U.S. stocks moved lower in early trading Wednesday, extending losses from the day before. A report indicating that U.S. businesses slowed their pace of hiring last month weighed on the market. Oil prices rose.

KEEPING SCORE: The Dow Jones industrial average fell 168 points, or 1 percent, to 17,607 as of 10:08 a.m. Eastern. The Standard & Poor's 500 index lost 16 points, or 0.8 percent, to 2,051. The Nasdaq composite shed 51 points, or 1.1 percent, to 4,849.

HIRING SLOWS: Payroll processor ADP said that U.S. companies added a seasonally adjusted 189,000 jobs last month. That was below market expectations for an increase of around 250,000. Though ADP's survey doesn't always tally with official numbers, the figures may prompt some analysts to reduce forecasts for the government's next monthly jobs tally, due out Friday.

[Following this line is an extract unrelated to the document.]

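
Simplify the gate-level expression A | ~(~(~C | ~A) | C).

A | ~C

A | ~(~(~C | ~A) | C)
= A | ~(C & A | C)   (De Morgan)
= A | ~C   (absorption)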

SECTOR MONITOR: Eight of the 10 sectors in the S&P 500 fell, with health care costs leading the decline. The sector was down 1.8 percent. Energy and utilities stocks rose. Macerich notched the biggest drop among all stocks in the S&P 500, sliding $4.28, or 5.1 percent, to $80.08. Macerich slumped after rival Simon Property Group called off its hostile $16.8 billion takeover bid for the shopping mall operator.

EUROPEAN MARKETS: European shares rebounded from early losses as a monthly survey showed factory output at a 10-month high in March. Germany's DAX rose 0.4 percent, while France's CAC-40 rose 0.7 percent. Britain's FTSE 100 gained 0.7 percent.

ASIA'S DAY: Markets in Asia were mixed. Japan's Nikkei 225 stock index slipped 0.9 percent, while South Korea's Kospi lost 0.6 percent. Australia's S&P ASX/200 fell 0.5 percent. But Hong Kong's Hang Seng index rose 0.7 percent and the Shanghai Composite Index added 1.7 percent on speculation authorities will do more to ease credit.

ENERGY: Benchmark U.S. crude rose 39 cents to $47.99 a barrel on the New York Mercantile Exchange.

BONDS: U.S. government bond prices rose. The yield on the 10-year Treasury note fell to 1.86 percent from 1.93 percent late Tuesday.